Tiktok - San Jose, CA
posted 3 days ago
As a Senior Site Reliability Engineer (SRE) for TikTok's Global E-Commerce team, you will play a crucial role in ensuring the reliability and performance of our mission-critical e-commerce platform. This position is part of a global SRE on-call rotation, where you will be responsible for Tier-1 online incident response and DevOps support. Your primary focus will be on maintaining service levels for our revenue-generating e-commerce platform and its supporting infrastructure, emphasizing service reliability, highly-scalable design, and effective release management in a cloud-native environment. In this role, you will define service level indicators and data-driven objectives, developing DevOps and SRE standards, processes, and methodologies to enhance uptime, latency, and overall system health.
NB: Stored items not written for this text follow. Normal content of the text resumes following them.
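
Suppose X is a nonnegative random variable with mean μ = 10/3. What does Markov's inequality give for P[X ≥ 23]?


μ = E[X] = 10/3, a = 23.
Markov: P[X ≥ 23] ≤ μ/a = (10/3)/23 = 10/69.
Numerically: ≈ 0.1449.
(Since a = 23 > μ = 3.3333, the bound 10/69 is < 1 and informative.)

P[X ≥ 23] ≤ 10/69 ≈ 0.1449.


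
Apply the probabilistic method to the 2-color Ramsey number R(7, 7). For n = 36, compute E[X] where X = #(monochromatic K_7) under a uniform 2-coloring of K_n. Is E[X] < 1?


E[X] = C(36, 7) · 2^{1 − 21} = 8347680 · 2^{−20} = 8347680/1048576.
As a reduced fraction: E[X] = 260865/32768 ≈ 7.961.
Is E[X] < 1? NO.
Since E[X] ≥ 1, the first-moment bound is inconclusive at n = 36; it does NOT by itself certify R(7, 7) > 36.

E[X] = 260865/32768 ≈ 7.961; E[X] ≥ 1; first-moment method inconclusive here.


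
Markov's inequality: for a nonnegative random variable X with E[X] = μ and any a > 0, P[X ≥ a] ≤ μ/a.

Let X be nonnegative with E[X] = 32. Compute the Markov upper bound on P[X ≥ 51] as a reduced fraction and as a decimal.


μ = E[X] = 32, a = 51.
Markov: P[X ≥ 51] ≤ μ/a = (32)/51 = 32/51.
Numerically: ≈ 0.62745.
(Since a = 51 > μ = 32.00000, the bound 32/51 is < 1 and informative.)

P[X ≥ 51] ≤ 32/51 ≈ 0.62745.


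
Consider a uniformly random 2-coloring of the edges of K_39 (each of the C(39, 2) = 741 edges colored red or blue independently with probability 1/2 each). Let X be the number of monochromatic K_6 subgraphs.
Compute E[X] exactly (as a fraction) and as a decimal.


Let X = Σ_S X_S over the C(39, 6) = 3262623 subsets S of size 6, where X_S = 1 if the K_6 on S is monochromatic.
For a fixed S, the K_6 on S has C(6, 2) = 15 edges. P[all 15 edges red] = (1/2)^15, and likewise for blue, so P[monochromatic] = 2·(1/2)^15 = 2^{1 − 15} = 1/16384.
By linearity of expectation: E[X] = C(39, 6) · 2^{1 − 15} = 3262623 · 1/16384 = 3262623/16384.
Numerically: E[X] ≈ 199.134705.

E[X] = C(39,6)·2^(1−C(6,2)) = 3262623/16384 ≈ 199.134705.


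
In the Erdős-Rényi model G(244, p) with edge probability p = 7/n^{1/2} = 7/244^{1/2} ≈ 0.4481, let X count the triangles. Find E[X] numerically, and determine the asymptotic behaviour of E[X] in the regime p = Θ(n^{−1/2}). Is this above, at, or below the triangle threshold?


Number of potential triangles: C(244, 3) = 2391444.
Each occurs with probability p³ ≈ (0.4481)³ ≈ 8.999313e-02.
By linearity: E[X] = C(244, 3)·p³ ≈ 2391444 · 8.999313e-02 ≈ 215213.5424.
Since α = 1/2 < 1, p = c/n^{1/2} ≫ 1/n is above the triangle threshold p ~ 1/n. Asymptotically E[X] ~ (c³/6)·n^{3(1−α)} = (7³/6)·n^{1.5} → ∞; triangles are abundant w.h.p.

E[X] ≈ 215213.5424; in regime p = Θ(1/n^{1/2}) E[X] diverges (above the triangle threshold p ~ 1/n).


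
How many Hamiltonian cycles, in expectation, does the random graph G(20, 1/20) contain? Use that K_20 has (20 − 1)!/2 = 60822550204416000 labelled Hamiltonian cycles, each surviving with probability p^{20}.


K_20 has (20 − 1)!/2 = 60822550204416000 labelled Hamiltonian cycles.
For each such Hamiltonian cycle H, let X_H = 1 if all 20 edges of H are present in G. Then P[X_H = 1] = p^{20} = (1/20)^{20} = 1/104857600000000000000000000.
By linearity: E[X] = Σ_H E[X_H] = 60822550204416000 · p^{20} = 60822550204416000 · 1/104857600000000000000000000 = 14849255421/25600000000000000000.
Numerically: E[X] ≈ 5.8005e-10.

E[X] = 60822550204416000 · (1/20)^{20} = 14849255421/25600000000000000000 ≈ 5.8005e-10.


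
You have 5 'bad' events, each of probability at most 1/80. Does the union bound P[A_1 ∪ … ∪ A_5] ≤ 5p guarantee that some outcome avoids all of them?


Union bound: P[∪_{i=1}^{5} A_i] ≤ Σ_i P[A_i] ≤ 5·p = 5·(1/80) = 1/16.
Numerically: 1/16 ≈ 0.0625.
Is 1/16 < 1? YES.
Since P[∪ A_i] ≤ 1/16 < 1, the complement has P[∩ A_i^c] ≥ 1 − 1/16 = 15/16 > 0, so some outcome avoids every A_i.

5·p = 1/16 ≈ 0.0625; existence CERTIFIED by the union bound.


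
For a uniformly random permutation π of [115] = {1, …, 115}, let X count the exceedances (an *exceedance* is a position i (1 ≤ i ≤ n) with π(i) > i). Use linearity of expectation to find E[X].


Write X = Σ_{i=1}^{115} X_i, where X_i = 1_{π(i) > i}.
For each fixed i, π(i) is uniform over {1, …, 115} (marginal of a uniform permutation), so P[π(i) > i] = (n − i)/n. Summing: Σ_{i=1}^{115} (n − i)/n = (0 + 1 + … + 114)/115 = 115(115 − 1)/(2·115) = (115 − 1)/2.
Hence E[X] = Σ_{i=1}^{115} (115 − i)/115 = 57 ≈ 57.000000.

E[X] = 57 = 57.000000.


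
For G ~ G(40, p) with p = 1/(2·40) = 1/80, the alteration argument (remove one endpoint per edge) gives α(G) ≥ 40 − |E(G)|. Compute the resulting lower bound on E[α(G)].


E[|E(G)|] = C(40, 2)·p = 780 · (1/80) = 39/4.
E[α(G)] ≥ n − E[|E(G)|] = 40 − 39/4 = 121/4.
Numerically: ≈ 30.2500.
(This is only a lower bound; the true E[α(G)] may be larger.)

E[α(G)] ≥ 121/4 ≈ 30.2500.


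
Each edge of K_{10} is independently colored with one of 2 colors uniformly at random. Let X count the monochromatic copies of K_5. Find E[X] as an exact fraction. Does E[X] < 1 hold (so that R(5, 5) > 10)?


E[X] = C(10, 5) · 2^{1 − 10} = 252 · 2^{−9} = 252/512.
As a reduced fraction: E[X] = 63/128 ≈ 0.49219.
Is E[X] < 1? YES.
Since E[X] < 1, there exists a 2-coloring of K_{10} with no monochromatic K_5; hence R(5, 5) > 10.

E[X] = 63/128 ≈ 0.49219; E[X] < 1, so R(5, 5) > 10.


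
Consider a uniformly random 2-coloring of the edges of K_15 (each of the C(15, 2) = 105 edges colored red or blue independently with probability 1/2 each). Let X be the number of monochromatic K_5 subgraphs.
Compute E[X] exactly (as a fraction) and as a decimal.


Let X = Σ_S X_S over the C(15, 5) = 3003 subsets S of size 5, where X_S = 1 if the K_5 on S is monochromatic.
For a fixed S, the K_5 on S has C(5, 2) = 10 edges. P[all 10 edges red] = (1/2)^10, and likewise for blue, so P[monochromatic] = 2·(1/2)^10 = 2^{1 − 10} = 1/512.
By linearity: E[X] = C(15, 5) · 2^{1 − 10} = 3003 · 1/512 = 3003/512.
Numerically: E[X] ≈ 5.8652.

E[X] = C(15,5)·2^(1−C(5,2)) = 3003/512 ≈ 5.8652.


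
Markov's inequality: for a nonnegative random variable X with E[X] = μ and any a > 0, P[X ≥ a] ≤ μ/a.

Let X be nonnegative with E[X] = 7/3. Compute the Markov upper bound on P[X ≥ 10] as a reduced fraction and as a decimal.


μ = E[X] = 7/3, a = 10.
Markov: P[X ≥ 10] ≤ μ/a = (7/3)/10 = 7/30.
Numerically: ≈ 0.23333.
(Since a = 10 > μ = 2.33333, the bound 7/30 is < 1 and informative.)

P[X ≥ 10] ≤ 7/30 ≈ 0.23333.


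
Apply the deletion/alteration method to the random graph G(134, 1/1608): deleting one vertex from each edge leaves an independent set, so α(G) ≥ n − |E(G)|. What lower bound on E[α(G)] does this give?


E[|E(G)|] = C(134, 2)·p = 8911 · (1/1608) = 133/24.
E[α(G)] ≥ n − E[|E(G)|] = 134 − 133/24 = 3083/24.
Numerically: ≈ 128.4583.
(This is only a lower bound; the true E[α(G)] may be larger.)

E[α(G)] ≥ 3083/24 ≈ 128.4583.


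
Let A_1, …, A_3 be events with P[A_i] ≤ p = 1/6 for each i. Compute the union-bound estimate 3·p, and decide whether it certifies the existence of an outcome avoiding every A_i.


Union bound: P[∪_{i=1}^{3} A_i] ≤ Σ_i P[A_i] ≤ 3·p = 3·(1/6) = 1/2.
Numerically: 1/2 ≈ 0.5000.
Is 1/2 < 1? YES.
Since P[∪ A_i] ≤ 1/2 < 1, the complement has P[∩ A_i^c] ≥ 1 − 1/2 = 1/2 > 0, so some outcome avoids every A_i.

3·p = 1/2 ≈ 0.5000; existence CERTIFIED by the union bound.


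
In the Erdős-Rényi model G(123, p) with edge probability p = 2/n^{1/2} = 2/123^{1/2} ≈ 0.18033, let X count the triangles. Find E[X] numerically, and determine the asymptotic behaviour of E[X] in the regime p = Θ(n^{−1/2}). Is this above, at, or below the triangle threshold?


Number of potential triangles: C(123, 3) = 302621.
Each occurs with probability p³ ≈ (0.18033)³ ≈ 5.8645179e-03.
By linearity: E[X] = C(123, 3)·p³ ≈ 302621 · 5.8645179e-03 ≈ 1774.72629.
Since α = 1/2 < 1, p = c/n^{1/2} ≫ 1/n is above the triangle threshold p ~ 1/n. Asymptotically E[X] ~ (c³/6)·n^{3(1−α)} = (2³/6)·n^{1.5} → ∞; triangles are abundant w.h.p.

E[X] ≈ 1774.72629; in regime p = Θ(1/n^{1/2}) E[X] diverges (above the triangle threshold p ~ 1/n).


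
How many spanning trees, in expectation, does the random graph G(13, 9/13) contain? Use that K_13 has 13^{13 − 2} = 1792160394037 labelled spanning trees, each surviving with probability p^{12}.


K_13 has 13^{13 − 2} = 1792160394037 labelled spanning trees.
For each such spanning tree H, let X_H = 1 if all 12 edges of H are present in G. Then P[X_H = 1] = p^{12} = (9/13)^{12} = 282429536481/23298085122481.
By linearity of expectation: E[X] = Σ_H E[X_H] = 1792160394037 · p^{12} = 1792160394037 · 282429536481/23298085122481 = 282429536481/13.
Numerically: E[X] ≈ 2.17253e+10.

E[X] = 1792160394037 · (9/13)^{12} = 282429536481/13 ≈ 2.17253e+10.


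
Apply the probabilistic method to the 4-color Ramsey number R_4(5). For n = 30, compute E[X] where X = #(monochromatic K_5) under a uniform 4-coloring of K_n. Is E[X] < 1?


E[X] = C(30, 5) · 4^{1 − 10} = 142506 · 4^{−9} = 142506/262144.
As a reduced fraction: E[X] = 71253/131072 ≈ 0.544.
Is E[X] < 1? YES.
Since E[X] < 1, there exists a 4-coloring of K_{30} with no monochromatic K_5; hence R_4(5) > 30.

E[X] = 71253/131072 ≈ 0.544; E[X] < 1, so R_4(5) > 30.


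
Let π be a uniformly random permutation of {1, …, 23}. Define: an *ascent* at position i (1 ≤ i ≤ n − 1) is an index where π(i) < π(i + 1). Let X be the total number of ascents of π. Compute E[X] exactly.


Write X = Σ X_I over i = 1, …, 22, with X_I the indicator of one ascent.
There are 22 indicators.
For each fixed i, the pair (π(i), π(i+1)) is a uniformly random ordered pair of distinct values from {1, …, 23}; by symmetry P[π(i) < π(i+1)] = 1/2.
By linearity: E[X] = 22 · (1/2) = (23 − 1) · (1/2) = 11 ≈ 11.00000.

E[X] = 11 = 11.00000.


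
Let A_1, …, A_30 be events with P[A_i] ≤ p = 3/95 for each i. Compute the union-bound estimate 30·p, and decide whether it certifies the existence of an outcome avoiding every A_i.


Union bound: P[∪_{i=1}^{30} A_i] ≤ Σ_i P[A_i] ≤ 30·p = 30·(3/95) = 18/19.
Numerically: 18/19 ≈ 0.947368.
Is 18/19 < 1? YES.
Since P[∪ A_i] ≤ 18/19 < 1, the complement has P[∩ A_i^c] ≥ 1 − 18/19 = 1/19 > 0, so some outcome avoids every A_i.

30·p = 18/19 ≈ 0.947368; existence CERTIFIED by the union bound.


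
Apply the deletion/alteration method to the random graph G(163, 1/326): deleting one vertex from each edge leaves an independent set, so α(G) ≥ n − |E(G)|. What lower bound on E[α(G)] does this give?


E[|E(G)|] = C(163, 2)·p = 13203 · (1/326) = 81/2.
E[α(G)] ≥ n − E[|E(G)|] = 163 − 81/2 = 245/2.
Numerically: ≈ 122.5000.
(This is only a lower bound; the true E[α(G)] may be larger.)

E[α(G)] ≥ 245/2 ≈ 122.5000.


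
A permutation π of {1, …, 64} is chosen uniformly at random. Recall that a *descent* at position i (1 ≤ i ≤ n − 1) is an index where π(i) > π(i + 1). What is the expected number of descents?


Write X = Σ X_I over i = 1, …, 63, with X_I the indicator of one descent.
There are 63 indicators.
For each fixed i, the pair (π(i), π(i+1)) is a uniformly random ordered pair of distinct values from {1, …, 64}; by symmetry P[π(i) > π(i+1)] = 1/2.
By linearity: E[X] = 63 · (1/2) = (64 − 1) · (1/2) = 63/2 ≈ 31.50000.

E[X] = 63/2 = 31.50000.


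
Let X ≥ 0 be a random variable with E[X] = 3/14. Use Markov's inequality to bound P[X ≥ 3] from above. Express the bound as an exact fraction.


μ = E[X] = 3/14, a = 3.
Markov: P[X ≥ 3] ≤ μ/a = (3/14)/3 = 1/14.
Numerically: ≈ 0.07143.
(Since a = 3 > μ = 0.21429, the bound 1/14 is < 1 and informative.)

P[X ≥ 3] ≤ 1/14 ≈ 0.07143.


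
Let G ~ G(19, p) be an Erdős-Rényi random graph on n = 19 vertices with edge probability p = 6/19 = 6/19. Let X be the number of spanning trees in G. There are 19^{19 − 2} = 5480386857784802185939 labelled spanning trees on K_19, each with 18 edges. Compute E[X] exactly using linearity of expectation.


K_19 has 19^{19 − 2} = 5480386857784802185939 labelled spanning trees.
For each such spanning tree H, let X_H = 1 if all 18 edges of H are present in G. Then P[X_H = 1] = p^{18} = (6/19)^{18} = 101559956668416/104127350297911241532841.
Summing the indicators: E[X] = Σ_H E[X_H] = 5480386857784802185939 · p^{18} = 5480386857784802185939 · 101559956668416/104127350297911241532841 = 101559956668416/19.
Numerically: E[X] ≈ 5.34526e+12.

E[X] = 5480386857784802185939 · (6/19)^{18} = 101559956668416/19 ≈ 5.34526e+12.


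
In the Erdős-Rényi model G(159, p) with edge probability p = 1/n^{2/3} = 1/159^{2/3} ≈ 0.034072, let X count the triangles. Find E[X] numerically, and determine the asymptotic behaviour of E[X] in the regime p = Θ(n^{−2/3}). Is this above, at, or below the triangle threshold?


Number of potential triangles: C(159, 3) = 657359.
Each occurs with probability p³ ≈ (0.034072)³ ≈ 3.9555397e-05.
By linearity: E[X] = C(159, 3)·p³ ≈ 657359 · 3.9555397e-05 ≈ 26.00210.
Since α = 2/3 < 1, p = c/n^{2/3} ≫ 1/n is above the triangle threshold p ~ 1/n. Asymptotically E[X] ~ (c³/6)·n^{3(1−α)} = (1³/6)·n^{1} → ∞; triangles are abundant w.h.p.

E[X] ≈ 26.00210; in regime p = Θ(1/n^{2/3}) E[X] diverges (above the triangle threshold p ~ 1/n).


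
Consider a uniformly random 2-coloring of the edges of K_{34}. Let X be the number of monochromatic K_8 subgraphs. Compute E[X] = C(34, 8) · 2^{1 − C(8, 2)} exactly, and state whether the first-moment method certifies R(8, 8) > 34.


E[X] = C(34, 8) · 2^{1 − 28} = 18156204 · 2^{−27} = 18156204/134217728.
As a reduced fraction: E[X] = 4539051/33554432 ≈ 0.1352743.
Is E[X] < 1? YES.
Since E[X] < 1, there exists a 2-coloring of K_{34} with no monochromatic K_8; hence R(8, 8) > 34.

E[X] = 4539051/33554432 ≈ 0.1352743; E[X] < 1, so R(8, 8) > 34.


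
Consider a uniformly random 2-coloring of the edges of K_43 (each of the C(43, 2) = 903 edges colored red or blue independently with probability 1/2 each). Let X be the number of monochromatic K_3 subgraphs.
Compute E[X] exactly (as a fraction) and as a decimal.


Let X = Σ_S X_S over the C(43, 3) = 12341 subsets S of size 3, where X_S = 1 if the K_3 on S is monochromatic.
For a fixed S, the K_3 on S has C(3, 2) = 3 edges. P[all 3 edges red] = (1/2)^3, and likewise for blue, so P[monochromatic] = 2·(1/2)^3 = 2^{1 − 3} = 1/4.
By linearity: E[X] = C(43, 3) · 2^{1 − 3} = 12341 · 1/4 = 12341/4.
Numerically: E[X] ≈ 3085.2500.

E[X] = C(43,3)·2^(1−C(3,2)) = 12341/4 ≈ 3085.2500.


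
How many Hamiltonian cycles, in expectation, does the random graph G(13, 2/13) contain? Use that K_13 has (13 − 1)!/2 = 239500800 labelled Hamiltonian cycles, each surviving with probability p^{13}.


K_13 has (13 − 1)!/2 = 239500800 labelled Hamiltonian cycles.
For each such Hamiltonian cycle H, let X_H = 1 if all 13 edges of H are present in G. Then P[X_H = 1] = p^{13} = (2/13)^{13} = 8192/302875106592253.
By linearity of expectation: E[X] = Σ_H E[X_H] = 239500800 · p^{13} = 239500800 · 8192/302875106592253 = 1961990553600/302875106592253.
Numerically: E[X] ≈ 0.00647789.

E[X] = 239500800 · (2/13)^{13} = 1961990553600/302875106592253 ≈ 0.00647789.


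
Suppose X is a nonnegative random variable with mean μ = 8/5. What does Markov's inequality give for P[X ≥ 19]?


μ = E[X] = 8/5, a = 19.
Markov: P[X ≥ 19] ≤ μ/a = (8/5)/19 = 8/95.
Numerically: ≈ 0.084211.
(Since a = 19 > μ = 1.600000, the bound 8/95 is < 1 and informative.)

P[X ≥ 19] ≤ 8/95 ≈ 0.084211.


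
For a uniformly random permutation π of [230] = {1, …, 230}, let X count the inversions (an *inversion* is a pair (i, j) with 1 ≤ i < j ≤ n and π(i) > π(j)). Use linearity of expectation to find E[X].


Write X = Σ X_I over the C(230, 2) = 26335 pairs i < j, with X_I the indicator of one inversion.
There are 26335 indicators.
For each fixed pair i < j, the values π(i) and π(j) are two distinct elements of {1, …, 230} in uniformly random order; by symmetry P[π(i) > π(j)] = 1/2.
By linearity: E[X] = 26335 · (1/2) = C(230, 2) · (1/2) = 26335/2 = 26335/2 ≈ 13167.500000.

E[X] = 26335/2 = 13167.500000.


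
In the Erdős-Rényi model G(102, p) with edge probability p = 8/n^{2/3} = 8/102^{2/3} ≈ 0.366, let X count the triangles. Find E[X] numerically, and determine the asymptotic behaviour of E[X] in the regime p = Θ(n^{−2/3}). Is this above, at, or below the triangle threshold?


Number of potential triangles: C(102, 3) = 171700.
Each occurs with probability p³ ≈ (0.366)³ ≈ 4.92118e-02.
By linearity: E[X] = C(102, 3)·p³ ≈ 171700 · 4.92118e-02 ≈ 8449.673.
Since α = 2/3 < 1, p = c/n^{2/3} ≫ 1/n is above the triangle threshold p ~ 1/n. Asymptotically E[X] ~ (c³/6)·n^{3(1−α)} = (8³/6)·n^{1} → ∞; triangles are abundant w.h.p.

E[X] ≈ 8449.673; in regime p = Θ(1/n^{2/3}) E[X] diverges (above the triangle threshold p ~ 1/n).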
Collaboration is key; you will work closely with engineering and product teams to ensure that essential stability and maintainability requirements, such as capacity planning and launch reviews, are met, facilitating transparent service delivery to our customers. You will also design strategies for risk detection and mitigation, disaster recovery, release management, cost optimization, and engineering quality. Automation will be a significant part of your responsibilities, focusing on infrastructure-as-code, scalability, and service resiliency. Additionally, you will implement best practices around incident management and post-mortems while participating in on-call rotations, ensuring that we learn from incidents and continuously improve our systems and processes.